Impfgegner vor allem aus dem rechten Lager
Die Impfgegner sind zwar nicht zahlreich, dafür aber laut und aggressiv. Und offenbar sprechen sie viele Bürger an. Zu ihren Anführern gehört die Chefin des STOP NOP-Vereins Justyna Socha, die seit Jahren Politikern der populistischen und eurokritischen Parteien Konferderacja und Kukiz15 nahe steht und schon 2018 ein Gesetz zur Aufhebung der obligatorischen Kinderimpfungen durchsetzen wollte. Nun wirbt sie im Internet für die Schaffung einer Widerstandsbewegung gegen Covid-Beschränkungen und nimmt persönlich an den "Interventionen" teil.
Überraschend viele Gruppen von Impfgegnern sind Nationalisten paramilitärischer Art. Meistens treten sie in Uniformen auf, was zur Verwirrung führt, weil die Betroffenen sie oft für Mitglieder der regulären Armee halten. Die "Polnischen Gelbwesten" leiten ihren Namen von den Gelbwestenprotesten 2018 in Frankreich ab. Manche ihrer Mitglieder gehören rechtsextremen Organisationen an, die ihre Sympathie für Russland nicht verbergen. Sie waren an dem Vorfall in Grodzisk und an einem verbalen Angriff auf den Gesundheitsminister Niedzielski vor seinem Privathaus beteiligt. Seit diesem Vorfall im Mai 2021 steht der Minister unter permanentem Schutz. Die Täter sind längst identifiziert, aber nach wie vor auf freiem Fuß.
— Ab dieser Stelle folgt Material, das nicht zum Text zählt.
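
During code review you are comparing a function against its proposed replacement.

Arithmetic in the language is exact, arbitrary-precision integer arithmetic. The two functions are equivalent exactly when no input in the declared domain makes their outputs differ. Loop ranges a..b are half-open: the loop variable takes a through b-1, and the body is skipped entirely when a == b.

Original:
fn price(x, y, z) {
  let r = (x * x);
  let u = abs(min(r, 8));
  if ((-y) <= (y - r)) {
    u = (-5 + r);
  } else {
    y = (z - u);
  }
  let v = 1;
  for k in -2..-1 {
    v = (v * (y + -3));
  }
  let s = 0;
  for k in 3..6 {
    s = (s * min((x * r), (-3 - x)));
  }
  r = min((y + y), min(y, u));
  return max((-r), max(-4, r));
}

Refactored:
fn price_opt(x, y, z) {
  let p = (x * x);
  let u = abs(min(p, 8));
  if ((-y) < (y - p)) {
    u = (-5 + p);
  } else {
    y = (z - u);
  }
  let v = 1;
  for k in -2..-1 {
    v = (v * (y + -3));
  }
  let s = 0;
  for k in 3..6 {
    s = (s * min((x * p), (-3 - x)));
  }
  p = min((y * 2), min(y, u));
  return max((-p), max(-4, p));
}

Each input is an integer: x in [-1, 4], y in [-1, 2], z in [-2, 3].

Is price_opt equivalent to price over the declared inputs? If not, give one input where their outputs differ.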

Die polnische Regierung versucht den Spagat
Nach der Brandstiftung in Zamość zeigte sich die Regierung empört: Premierminister Mateusz Morawiecki kündigte an, dass die Polizei "bei solchen Handlungen streng vorgehen" würde, während der Gesundheitsminister die Vorfälle als "anti-staaliche Terrorakte" bezeichnete und eine weitgehende Überwachung der Impfgegner im Internet ansagte. Jedoch tut sich in der Regierung bislang wenig, um diesem gefährlichen Trend wirkungsvoll zu begegnen.
"Die Täter wurden nicht ermittelt" - ist einer der häufigsten Sätze, die Ärzte und Künstler, die Impfungen befürworten, zu hören bekommen. Viele von ihnen erhalten seit Monaten Drohungen und vulgäre Nachrichten von Impfgegnern. Doch es mangelte bisher an Reaktionen und konkreten Maßnahmen der Polizei und der Staatsanwaltschaft.
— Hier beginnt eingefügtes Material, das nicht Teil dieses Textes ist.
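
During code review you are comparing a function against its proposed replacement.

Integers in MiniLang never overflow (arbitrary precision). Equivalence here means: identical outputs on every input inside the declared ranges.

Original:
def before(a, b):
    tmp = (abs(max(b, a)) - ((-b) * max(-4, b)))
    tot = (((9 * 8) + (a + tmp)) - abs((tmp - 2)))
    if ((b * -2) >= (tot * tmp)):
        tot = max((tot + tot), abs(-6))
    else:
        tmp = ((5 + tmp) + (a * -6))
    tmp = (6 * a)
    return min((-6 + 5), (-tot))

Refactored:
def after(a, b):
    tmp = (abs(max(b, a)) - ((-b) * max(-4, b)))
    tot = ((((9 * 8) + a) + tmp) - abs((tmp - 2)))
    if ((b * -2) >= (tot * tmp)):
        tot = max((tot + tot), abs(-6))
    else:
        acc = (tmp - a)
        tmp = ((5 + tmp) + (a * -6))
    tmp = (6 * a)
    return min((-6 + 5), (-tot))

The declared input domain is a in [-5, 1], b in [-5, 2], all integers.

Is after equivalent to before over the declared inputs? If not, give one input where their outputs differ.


The two versions differ — the changes include local variable names differ, plus arithmetic usage differs, plus statement counts differ.
Tracing a=-3, b=-4: before: tmp=19, then tot=71, then ((b * -2) >= (tot * tmp)) is false, then tmp=42, then tmp=-18, then returns -71 | after: tmp=19, then tot=71, then ((b * -2) >= (tot * tmp)) is false, then acc=22, then tmp=42, then tmp=-18, then returns -71 — matching result -71.
Every one of the 56 inputs gives matching results.
verdict: equivalent


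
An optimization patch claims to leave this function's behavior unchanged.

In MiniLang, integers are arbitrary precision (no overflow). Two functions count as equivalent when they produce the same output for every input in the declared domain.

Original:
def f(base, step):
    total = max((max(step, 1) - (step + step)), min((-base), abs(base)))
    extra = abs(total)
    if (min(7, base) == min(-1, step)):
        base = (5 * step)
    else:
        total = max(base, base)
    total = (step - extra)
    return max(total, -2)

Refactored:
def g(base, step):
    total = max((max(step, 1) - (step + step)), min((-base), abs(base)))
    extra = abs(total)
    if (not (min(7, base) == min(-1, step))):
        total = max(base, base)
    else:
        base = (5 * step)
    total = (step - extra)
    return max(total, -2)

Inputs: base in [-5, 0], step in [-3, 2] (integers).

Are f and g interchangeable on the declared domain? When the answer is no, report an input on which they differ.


The two are interchangeable: boolean connective usage differs, and every declared input agrees.
Spot check at base=0, step=-1 — f: total := 3 | extra := 3 | (min(7, base) == min(-1, step)): false | total := 0 | total := -4 | result -2. g: total := 3 | extra := 3 | (not (min(7, base) == min(-1, step))): true | total := 0 | total := -4 | result -2. Both give -2.
Across all 36 domain points the two functions coincide.
verdict: equivalent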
Politiker der Regierungspartei, angeführt vom Staatspräsidenten, haben die Attacken der Impfgegner nicht nur monatelang geduldet, sondern auch selbst den Sinn der Impfungen mehr als einmal in Frage gestellt und die Covid-Regeln öffentlich missachtet. Darüberhinaus hat die PiS auch Corona-Skeptiker in ihren eigenen Reihen, wie die Abgeordneten Anna Maria Siarkowska und Janusz Kowalski, die gegen eine "zwangsmäßige Impfung von Kindern" eifrig interveniert haben, was vom Regierungslager nun als Sabotage bezeichnet wird.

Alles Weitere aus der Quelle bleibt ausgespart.